Dear Editor,
Interpretative convenience is not a recognized method of constitutional interpretation. Since May 2015 we have seen the APNU+AFC and more particularly President Granger twist, bend and pervert the clear language of our Constitution to suit and to secure the President’s wish. The people of Guyana have seen President Granger’s interpretation of the Constitution in his unilateral and unconstitutional appointment of the Chairman of Gecom. The people of Guyana took note of President Granger’s refusal to act on the recommendations of the Judicial Service Commission with respect to the appointment of judges to the Supreme Court for several months. The people of Guyana have taken note of the President’s unlawful revocation of the leases of some rice farmers in Berbice which revocation the Chief Justice condemned. The people of Guyana witnessed President Granger’s wrongful and unlawful interference with the work of the constitutionally autonomous Police Service Commission.
And there are several other instances of constitutional violations which can be laid at the door of
President Granger and his APNU+AFC government. With these known constitutional violations as the President’s established record, how can any reliance be placed on Minister Harmon’s assertion that the President will fully comply with the constitutional provisions in relation to the appointment of a Chancellor and a Chief Justice.
President Granger as he was constitutionally required to do, sought the agreement of the Leader of the Opposition to two persons he identified for appointment to both offices. It is now known that the Leader of the Opposition did not agree with the President’s proposal.
From 2005 to 2015, President Granger, the PNC and latterly APNU+AFC opposed the confirmation of judges who were acting in the offices of Chancellor and Chief Justice. The refusal of successive PNC leaders including President Granger to agree to judges proposed for appointment to the offices of Chancellor and Chief Justice on those occasions marked the end of the constitutionally prescribed appointment procedure for a Chancellor and Chief Justice.
Not so, on this occasion. President Granger told the local press, that he was awaiting the advice of his Attorney General. The Attorney General by his successive record of failures in the courts of Guyana and even at the Caribbean Court of Justice cannot be relied on to give a constructive and meaningful opinion on the constitutional implications resulting from the failure of the President to secure the agreement of the Leader of the Opposition.
The Attorney General apart, it is President Granger himself who has given a not so subtle indication to the people of Guyana, what his intentions are. After years of being responsible for there being judges acting in the offices of Chancellor and Chief Justice, President Granger is reported as saying: “It is not desirable to continue the current practice of acting which existed for several years and I would like to have a substantive appointment. It’s a question of necessity.”

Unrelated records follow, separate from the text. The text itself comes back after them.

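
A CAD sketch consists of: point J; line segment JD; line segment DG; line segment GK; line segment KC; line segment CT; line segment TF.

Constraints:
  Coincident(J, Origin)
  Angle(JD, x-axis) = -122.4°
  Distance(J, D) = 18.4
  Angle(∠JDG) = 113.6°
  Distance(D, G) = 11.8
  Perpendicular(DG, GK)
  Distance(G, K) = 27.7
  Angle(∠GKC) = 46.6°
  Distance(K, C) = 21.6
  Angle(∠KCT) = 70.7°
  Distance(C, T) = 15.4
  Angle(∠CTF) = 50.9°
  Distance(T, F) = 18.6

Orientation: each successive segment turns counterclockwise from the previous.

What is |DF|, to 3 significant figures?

24.7

∠KCT = 70.7° gives CT at -83.3° from the x-axis; with |CT| = 15.4, T = (0.421, -20.4). ∠CTF = 50.9° gives TF at 45.8° from the x-axis; with |TF| = 18.6, F = (13.4, -7.08). Then |DF| = |F − D| = 24.7.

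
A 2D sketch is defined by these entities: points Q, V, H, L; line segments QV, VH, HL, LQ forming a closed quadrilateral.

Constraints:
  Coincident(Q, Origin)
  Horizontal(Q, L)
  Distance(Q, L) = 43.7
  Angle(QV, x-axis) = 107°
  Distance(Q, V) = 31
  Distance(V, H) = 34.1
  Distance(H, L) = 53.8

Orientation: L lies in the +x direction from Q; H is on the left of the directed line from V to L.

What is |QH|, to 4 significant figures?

51.95

Checks: Q.y = 0.00, L.y = 0.00 ✓; |VH| = 34.10 ✓; |HL| = 53.80 ✓.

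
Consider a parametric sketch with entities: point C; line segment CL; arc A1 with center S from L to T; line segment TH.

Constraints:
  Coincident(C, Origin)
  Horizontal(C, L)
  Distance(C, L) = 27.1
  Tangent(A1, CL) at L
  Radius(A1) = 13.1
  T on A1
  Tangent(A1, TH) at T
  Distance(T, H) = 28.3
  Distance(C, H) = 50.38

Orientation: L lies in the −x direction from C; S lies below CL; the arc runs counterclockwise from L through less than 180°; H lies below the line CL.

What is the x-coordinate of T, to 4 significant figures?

-38.44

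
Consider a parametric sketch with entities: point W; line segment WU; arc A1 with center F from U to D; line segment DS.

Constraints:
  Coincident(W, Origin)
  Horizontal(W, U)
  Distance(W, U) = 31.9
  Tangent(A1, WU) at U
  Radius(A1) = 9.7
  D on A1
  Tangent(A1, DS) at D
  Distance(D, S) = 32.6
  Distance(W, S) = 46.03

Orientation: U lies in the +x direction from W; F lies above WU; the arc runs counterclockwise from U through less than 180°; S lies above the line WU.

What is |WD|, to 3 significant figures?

42.6

W is at the origin; WU is horizontal with |WU| = 31.9 and U on the +x side, so U = (31.9, 0.00). Since A1 is tangent to WU there, FU ⟂ WU, so F = U + (0, 9.7) = (31.9, 9.70). Since FD ⟂ DS (tangency), |FS| = √(9.7² + 32.6²) = 34.0 regardless of where D sits on A1. So S lies on both circle(W, 46.03) and circle(F, 34.0); the above-WU intersection is S = (19.9, 41.5). D is the foot of the tangent from S: D = (39.6, 15.6).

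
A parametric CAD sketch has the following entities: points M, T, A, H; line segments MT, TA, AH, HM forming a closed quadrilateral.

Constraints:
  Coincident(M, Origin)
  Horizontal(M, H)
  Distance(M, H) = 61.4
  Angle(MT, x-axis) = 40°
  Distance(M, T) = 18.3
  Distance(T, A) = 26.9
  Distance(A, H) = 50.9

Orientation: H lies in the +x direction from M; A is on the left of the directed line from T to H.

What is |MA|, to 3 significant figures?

44.2

Checks: MT at 40.00° ✓; |TA| = 26.90 ✓; |AH| = 50.90 ✓.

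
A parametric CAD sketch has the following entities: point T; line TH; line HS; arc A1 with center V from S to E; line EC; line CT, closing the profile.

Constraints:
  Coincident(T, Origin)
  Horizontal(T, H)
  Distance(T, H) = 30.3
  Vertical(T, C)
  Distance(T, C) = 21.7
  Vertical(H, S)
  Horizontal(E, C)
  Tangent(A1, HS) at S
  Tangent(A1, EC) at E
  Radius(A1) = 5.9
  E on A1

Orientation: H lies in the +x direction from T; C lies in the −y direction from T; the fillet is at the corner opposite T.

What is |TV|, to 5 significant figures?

29.069

T and C share the same x with |TC| = 21.7 and C on the −y side, so C = (0.0000, -21.700). The virtual corner opposite T is at (30.300, -21.700). A1 meets HS tangentially, so VS is at right angles to HS and tangency of A1 to EC means the radius VE is perpendicular to EC, with radius 5.9, so the center V sits 5.9 in from both sides at V = (24.400, -15.800). Then |TV| = |V − T| = 29.069.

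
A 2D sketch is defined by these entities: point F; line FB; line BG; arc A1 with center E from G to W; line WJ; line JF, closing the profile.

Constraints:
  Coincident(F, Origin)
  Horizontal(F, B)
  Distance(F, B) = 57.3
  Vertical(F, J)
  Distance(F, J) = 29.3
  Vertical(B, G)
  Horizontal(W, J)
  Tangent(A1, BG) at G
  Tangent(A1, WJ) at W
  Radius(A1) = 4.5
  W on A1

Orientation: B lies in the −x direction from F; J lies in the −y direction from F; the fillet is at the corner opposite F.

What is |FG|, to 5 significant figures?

62.437

The virtual corner opposite F is at (-57.300, -29.300). Since A1 is tangent to BG there, EG ⟂ BG and the tangent condition forces EW to be normal to WJ, with radius 4.5, so the center E sits 4.5 in from both sides at E = (-52.800, -24.800). That places the tangent points at G = (-57.300, -24.800) on BG and W = (-52.800, -29.300) on WJ. Then |FG| = |G − F| = 62.437.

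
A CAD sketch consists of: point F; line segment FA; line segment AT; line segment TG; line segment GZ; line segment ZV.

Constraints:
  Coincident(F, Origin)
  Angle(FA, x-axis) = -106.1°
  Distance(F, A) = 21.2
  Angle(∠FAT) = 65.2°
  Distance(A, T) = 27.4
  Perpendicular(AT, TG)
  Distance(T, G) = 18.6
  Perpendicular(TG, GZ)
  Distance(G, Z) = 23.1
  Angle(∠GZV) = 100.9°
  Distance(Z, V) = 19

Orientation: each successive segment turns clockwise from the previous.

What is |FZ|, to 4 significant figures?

4.637

F is at the origin; FA runs at -106.1° with length 21.2, so A = (-5.879, -20.37). ∠FAT = 65.2° gives AT at 139.1° from the x-axis; with |AT| = 27.4, T = (-26.59, -2.429). AT is perpendicular to TG, so TG runs at 49.10°; with |TG| = 18.6, G = (-14.41, 11.63). The perpendicularity gives GZ at right angles to TG, so GZ runs at -40.90°; with |GZ| = 23.1, Z = (3.049, -3.494). Then |FZ| = |Z − F| = 4.637.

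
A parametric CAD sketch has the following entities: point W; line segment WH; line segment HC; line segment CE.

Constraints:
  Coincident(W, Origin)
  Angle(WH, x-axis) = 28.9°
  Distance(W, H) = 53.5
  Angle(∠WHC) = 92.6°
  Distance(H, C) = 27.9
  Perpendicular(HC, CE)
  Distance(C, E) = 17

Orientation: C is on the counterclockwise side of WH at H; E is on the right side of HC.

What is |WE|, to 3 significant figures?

76.7

W is at the origin; WH runs at 28.9° with length 53.5, so H = 53.5·(cos 28.9°, sin 28.9°) = (46.8, 25.9). ∠WHC = 92.6°, so HC runs at 28.9° + (180° − 92.6°) = 116° from the x-axis; with |HC| = 27.9, C = H + 27.9·(cos 116°, sin 116°) = (34.5, 50.9). The perpendicularity gives CE at right angles to HC; with |CE| = 17.0 on the right of HC, E = C + 17.0·(0.896, 0.443) = (49.7, 58.4). Then |WE| = |E − W| = 76.7.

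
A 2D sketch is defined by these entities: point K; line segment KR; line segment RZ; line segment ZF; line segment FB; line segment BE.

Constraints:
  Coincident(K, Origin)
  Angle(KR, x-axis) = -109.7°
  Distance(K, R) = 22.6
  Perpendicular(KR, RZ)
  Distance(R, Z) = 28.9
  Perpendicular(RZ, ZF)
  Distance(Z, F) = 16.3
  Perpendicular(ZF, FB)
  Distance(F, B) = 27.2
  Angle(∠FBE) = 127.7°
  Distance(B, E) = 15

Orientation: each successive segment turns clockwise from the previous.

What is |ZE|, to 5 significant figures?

36.642

ZF ⟂ FB, so FB runs at -19.700°; with |FB| = 27.2, B = (-3.7242, -5.3582). ∠FBE = 127.7° gives BE at -72.000° from the x-axis; with |BE| = 15.0, E = (0.91105, -19.624). Then |ZE| = |E − Z| = 36.642.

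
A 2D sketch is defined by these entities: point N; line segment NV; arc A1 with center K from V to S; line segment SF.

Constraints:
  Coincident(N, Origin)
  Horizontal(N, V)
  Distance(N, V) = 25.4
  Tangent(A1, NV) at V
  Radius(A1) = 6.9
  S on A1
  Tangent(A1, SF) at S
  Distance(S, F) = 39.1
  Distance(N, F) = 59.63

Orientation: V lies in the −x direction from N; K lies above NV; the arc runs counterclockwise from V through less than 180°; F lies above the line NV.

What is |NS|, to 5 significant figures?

22.301

N is at the origin; N and V share the same y with |NV| = 25.4 and V on the −x side, so V = (-25.400, 0.0000). Tangency of A1 to NV means the radius KV is perpendicular to NV, so K = V + (0, 6.9) = (-25.400, 6.9000). Since KS ⟂ SF (tangency), |KF| = √(6.9² + 39.1²) = 39.704 regardless of where S sits on A1. So F lies on both circle(N, 59.63) and circle(K, 39.704); the above-NV intersection is F = (-40.782, 43.503). S is the foot of the tangent from F: S = (-19.600, 10.638).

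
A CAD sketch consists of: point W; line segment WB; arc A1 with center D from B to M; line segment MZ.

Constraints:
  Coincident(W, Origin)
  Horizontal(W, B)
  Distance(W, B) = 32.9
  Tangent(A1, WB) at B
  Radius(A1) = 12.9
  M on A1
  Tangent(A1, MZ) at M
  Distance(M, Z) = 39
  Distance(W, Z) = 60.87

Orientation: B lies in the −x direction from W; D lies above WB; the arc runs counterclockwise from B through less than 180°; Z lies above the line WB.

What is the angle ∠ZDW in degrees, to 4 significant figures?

105.4°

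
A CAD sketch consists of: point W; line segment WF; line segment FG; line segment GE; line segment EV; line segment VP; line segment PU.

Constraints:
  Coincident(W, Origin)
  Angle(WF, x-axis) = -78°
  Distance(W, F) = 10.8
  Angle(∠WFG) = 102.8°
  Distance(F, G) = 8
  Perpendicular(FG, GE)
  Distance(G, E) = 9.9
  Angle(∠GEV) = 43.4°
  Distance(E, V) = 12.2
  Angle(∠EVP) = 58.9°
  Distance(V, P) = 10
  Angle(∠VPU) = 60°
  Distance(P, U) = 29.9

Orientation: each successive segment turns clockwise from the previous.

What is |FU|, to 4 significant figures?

27.39

W is at the origin; WF runs at -78.0° with length 10.8, so F = (2.245, -10.56). ∠WFG = 102.8° gives FG at -155.2° from the x-axis; with |FG| = 8.0, G = (-5.017, -13.92). FG is perpendicular to GE, so GE runs at 114.8°; with |GE| = 9.9, E = (-9.169, -4.933). ∠GEV = 43.4° gives EV at -21.80° from the x-axis; with |EV| = 12.2, V = (2.158, -9.463). ∠EVP = 58.9° gives VP at -142.9° from the x-axis; with |VP| = 10.0, P = (-5.818, -15.50). ∠VPU = 60.0° gives PU at 97.10° from the x-axis; with |PU| = 29.9, U = (-9.513, 14.18). Then |FU| = |U − F| = 27.39.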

Those were ominous words. The confirmed appointment of a Chancellor and a Chief
Justice should never be a matter of what the President likes. Confirmed appointments serve the judicial system well and instil confidence in the people of Guyana in the country’s judicial system. What the President likes introduces troubling political considerations into the senior judicial appointment process.
More troubling however, is the President’s conclusion that the substantive appointment of a Chancellor and a Chief Justice was a matter of necessity. The use of the word ‘necessity’ by the President bears significant implications. I have grave reservations that given his military background that that was a loose choice of word by the President. My gut feeling is that it was not.
The truth is that there is no room for the application of the concept of necessity. Former Attorney
General Anil Nandlall went to great lengths to point out in the press recently that the Constitution itself provides what should happen if the Leader of the Opposition does not agree to the President’s nominees.
Addressing the Bar Association’s annual dinner in November 2017, Sir Dennis Byron, former President of the Caribbean Court of Justice, recalled that for twelve years no substantive Chancellor was ever appointed. He noted that the failure to agree was not an acceptable option, and that in the absence of any framework to establish agreement, the issue became justiciable.
Those comments by Sir Dennis Byron appear to have emboldened President Granger. He appears by his recent public utterances to feel strengthened in his new stance on top judicial appointments.